Art. 203 - A base de cálculo da taxa é o custo do serviço prestado aos contribuintes ou postos a sua disposição, repartindo entre eles por meio do percentual de incidência fixado na Tabela de Receita nº IX, anexa a esta Lei".

Art. 9º As faixas em que se divide a Av. Luiz Viana Filho (Paralela), logradouro 04923, compreendem, em ambos os sentidos, os seguintes trechos:

I - faixa A - a partir do início do logradouro até a sua confluência com a Av. Jorge Amado.

II - faixa B - a partir da confluência com a Av. Jorge Amado até a confluência com a Av. Pinto de Aguiar.

III - faixa C - a partir da confluência com a Av. Pinto de Aguiar até o final do logradouro na 1ª Rótula.

Art. 10. Ficam acrescentados ao Art. 147 da Lei nº 4.279/90 o Inciso V ao §3º e o §6º, na redação a seguir:

Art. 147 - .........................

§ 3º - ...........................

V - áreas de glebas superiores a 10.000 m2 (dez mil metros quadrados), conforme Tabela a seguir:

ÁREA
% S/VALOR VENAL
Acima de 10.000 e até 50.000
30%
de 50.001 até 100.000
40%
de 100.000 até 250.000
50%
Acima de 250.000
60%

6º - Os fatores de correção de que trata o Inciso V do parágrafo 3º deste artigo serão aplicados somente nas zonas 15 (Itapoan), 18 a 20 (Periperi, Pirajá e Plataforma) e 23 (São Cristóvão)".
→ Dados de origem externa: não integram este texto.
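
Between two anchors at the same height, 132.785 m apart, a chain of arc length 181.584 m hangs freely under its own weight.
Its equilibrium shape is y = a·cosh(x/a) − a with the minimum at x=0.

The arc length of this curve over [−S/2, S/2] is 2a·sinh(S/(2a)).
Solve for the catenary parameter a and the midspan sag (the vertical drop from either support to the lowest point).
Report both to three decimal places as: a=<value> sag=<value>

a=46.993 sag=55.240

seed: a₀ = √(S³/(24(L−S))) = √(132.785³/(24·48.799)) = 44.710800
iter 1: u=1.484932  f(a)=+5.671e+00  f'(a)=-2.704e+00  a ← 44.710800 − (+5.671e+00/-2.704e+00) = 46.808461
iter 2: u=1.418387  f(a)=+4.235e-01  f'(a)=-2.314e+00  a ← 46.808461 − (+4.235e-01/-2.314e+00) = 46.991529
iter 3: u=1.412861  f(a)=+2.784e-03  f'(a)=-2.283e+00  a ← 46.991529 − (+2.784e-03/-2.283e+00) = 46.992748
iter 4: u=1.412824  f(a)=+1.220e-07  f'(a)=-2.283e+00  a ← 46.992748 − (+1.220e-07/-2.283e+00) = 46.992748
iter 5: u=1.412824  f(a)=+0.000e+00  f'(a)=-2.283e+00  a ← 46.992748 − (+0.000e+00/-2.283e+00) = 46.992748
converged: |Δa| < 1e-12 after 5 iterations
sag = a·(cosh(S/(2a)) − 1) = 46.992748·(cosh(1.412824) − 1) = 55.239857
T_max/T_min = cosh(S/(2a)) = 2.175497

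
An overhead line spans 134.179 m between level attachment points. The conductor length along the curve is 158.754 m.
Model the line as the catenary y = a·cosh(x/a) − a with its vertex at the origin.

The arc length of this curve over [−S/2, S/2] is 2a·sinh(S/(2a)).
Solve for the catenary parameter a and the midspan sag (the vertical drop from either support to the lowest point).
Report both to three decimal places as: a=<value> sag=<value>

a=65.688 sag=37.344

seed: a₀ = √(S³/(24(L−S))) = √(134.179³/(24·24.575)) = 63.999185
iter 1: u=1.048287  f(a)=+1.386e+00  f'(a)=-8.558e-01  a ← 63.999185 − (+1.386e+00/-8.558e-01) = 65.618992
iter 2: u=1.022410  f(a)=+5.437e-02  f'(a)=-7.898e-01  a ← 65.618992 − (+5.437e-02/-7.898e-01) = 65.687830
iter 3: u=1.021338  f(a)=+9.121e-05  f'(a)=-7.872e-01  a ← 65.687830 − (+9.121e-05/-7.872e-01) = 65.687946
iter 4: u=1.021337  f(a)=+2.576e-10  f'(a)=-7.872e-01  a ← 65.687946 − (+2.576e-10/-7.872e-01) = 65.687946
iter 5: u=1.021337  f(a)=+0.000e+00  f'(a)=-7.872e-01  a ← 65.687946 − (+0.000e+00/-7.872e-01) = 65.687946
converged: |Δa| < 1e-12 after 5 iterations
sag = a·(cosh(S/(2a)) − 1) = 65.687946·(cosh(1.021337) − 1) = 37.344158
T_max/T_min = cosh(S/(2a)) = 1.568509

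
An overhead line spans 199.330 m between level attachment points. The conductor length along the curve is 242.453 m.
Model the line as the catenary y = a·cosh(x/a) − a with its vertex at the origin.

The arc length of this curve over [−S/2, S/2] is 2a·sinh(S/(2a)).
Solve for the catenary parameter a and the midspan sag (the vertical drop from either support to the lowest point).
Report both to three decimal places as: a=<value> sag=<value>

a=90.186 sag=60.908

seed: a₀ = √(S³/(24(L−S))) = √(199.330³/(24·43.123)) = 87.478010
iter 1: u=1.139315  f(a)=+2.887e+00  f'(a)=-1.120e+00  a ← 87.478010 − (+2.887e+00/-1.120e+00) = 90.055617
iter 2: u=1.106705  f(a)=+1.325e-01  f'(a)=-1.019e+00  a ← 90.055617 − (+1.325e-01/-1.019e+00) = 90.185620
iter 3: u=1.105110  f(a)=+3.089e-04  f'(a)=-1.015e+00  a ← 90.185620 − (+3.089e-04/-1.015e+00) = 90.185924
iter 4: u=1.105106  f(a)=+1.688e-09  f'(a)=-1.015e+00  a ← 90.185924 − (+1.688e-09/-1.015e+00) = 90.185924
iter 5: u=1.105106  f(a)=+8.527e-14  f'(a)=-1.015e+00  a ← 90.185924 − (+8.527e-14/-1.015e+00) = 90.185924
converged: |Δa| < 1e-12 after 5 iterations
sag = a·(cosh(S/(2a)) − 1) = 90.185924·(cosh(1.105106) − 1) = 60.907971
T_max/T_min = cosh(S/(2a)) = 1.675360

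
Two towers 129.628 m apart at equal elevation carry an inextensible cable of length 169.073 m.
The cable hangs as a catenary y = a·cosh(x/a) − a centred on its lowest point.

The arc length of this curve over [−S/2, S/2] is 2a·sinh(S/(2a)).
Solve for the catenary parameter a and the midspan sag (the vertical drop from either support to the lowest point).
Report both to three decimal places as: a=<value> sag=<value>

seed: a₀ = √(S³/(24(L−S))) = √(129.628³/(24·39.445)) = 47.967450
iter 1: u=1.351208  f(a)=+3.761e+00  f'(a)=-1.965e+00  a ← 47.967450 − (+3.761e+00/-1.965e+00) = 49.881480
iter 2: u=1.299360  f(a)=+2.369e-01  f'(a)=-1.725e+00  a ← 49.881480 − (+2.369e-01/-1.725e+00) = 50.018804
iter 3: u=1.295793  f(a)=+1.079e-03  f'(a)=-1.709e+00  a ← 50.018804 − (+1.079e-03/-1.709e+00) = 50.019435
iter 4: u=1.295776  f(a)=+2.260e-08  f'(a)=-1.709e+00  a ← 50.019435 − (+2.260e-08/-1.709e+00) = 50.019435
iter 5: u=1.295776  f(a)=+2.842e-14  f'(a)=-1.709e+00  a ← 50.019435 − (+2.842e-14/-1.709e+00) = 50.019435
converged: |Δa| < 1e-12 after 5 iterations
sag = a·(cosh(S/(2a)) − 1) = 50.019435·(cosh(1.295776) − 1) = 48.206650
T_max/T_min = cosh(S/(2a)) = 1.963758

a=50.019 sag=48.207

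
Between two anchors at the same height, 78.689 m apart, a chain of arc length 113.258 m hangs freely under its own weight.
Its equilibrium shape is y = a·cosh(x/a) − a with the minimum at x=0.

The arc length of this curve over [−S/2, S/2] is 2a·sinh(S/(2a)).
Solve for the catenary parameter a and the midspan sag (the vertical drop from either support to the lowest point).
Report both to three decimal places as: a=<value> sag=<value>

a=25.693 sag=36.492

seed: a₀ = √(S³/(24(L−S))) = √(78.689³/(24·34.569)) = 24.233827
iter 1: u=1.623536  f(a)=+4.853e+00  f'(a)=-3.679e+00  a ← 24.233827 − (+4.853e+00/-3.679e+00) = 25.552722
iter 2: u=1.539738  f(a)=+4.243e-01  f'(a)=-3.062e+00  a ← 25.552722 − (+4.243e-01/-3.062e+00) = 25.691313
iter 3: u=1.531432  f(a)=+3.931e-03  f'(a)=-3.005e+00  a ← 25.691313 − (+3.931e-03/-3.005e+00) = 25.692621
iter 4: u=1.531354  f(a)=+3.443e-07  f'(a)=-3.005e+00  a ← 25.692621 − (+3.443e-07/-3.005e+00) = 25.692621
iter 5: u=1.531354  f(a)=+0.000e+00  f'(a)=-3.005e+00  a ← 25.692621 − (+0.000e+00/-3.005e+00) = 25.692621
converged: |Δa| < 1e-12 after 5 iterations
sag = a·(cosh(S/(2a)) − 1) = 25.692621·(cosh(1.531354) − 1) = 36.492220
T_max/T_min = cosh(S/(2a)) = 2.420339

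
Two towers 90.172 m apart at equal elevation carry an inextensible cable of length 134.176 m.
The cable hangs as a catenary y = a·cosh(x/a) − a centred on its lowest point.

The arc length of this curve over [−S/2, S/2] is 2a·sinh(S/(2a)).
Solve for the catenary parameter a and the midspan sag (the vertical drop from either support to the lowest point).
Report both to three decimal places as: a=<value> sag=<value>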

Art. 11. Nas glebas loteadas ou objeto de urbanização integrada, aplicar-se-á o mesmo fator de correção de que trata o Inciso V do parágrafo 3º do Artigo 147 da Lei nº 4.279/90, pelo prazo máximo de 03 (três anos), contados da data da publicação do Decreto de aprovação em caso de loteamento ou do ato de aprovação na hipótese de urbanização integrada, observando-se:

I - o disposto neste artigo somente será aplicado até o término da execução do empreendimento, caracterizado este pela expedição do respectivo Alvará definitivo de conclusão das obras, pelo órgão competente;

II - a concessão do benefício a que se refere este parágrafo dependerá do registro do empreendimento no Cartório Imobiliário competente, no prazo de 180 (cento e oitenta) dias, contados da sua respectiva aprovação".

Art. 12. Esta Lei entra em vigor na data de sua publicação.

Art. 13. Revogam-se as disposições em contrário.

GABINETE DO PREFEITO MUNICIPAL DO SALVADOR, em 29 de dezembro de 1992.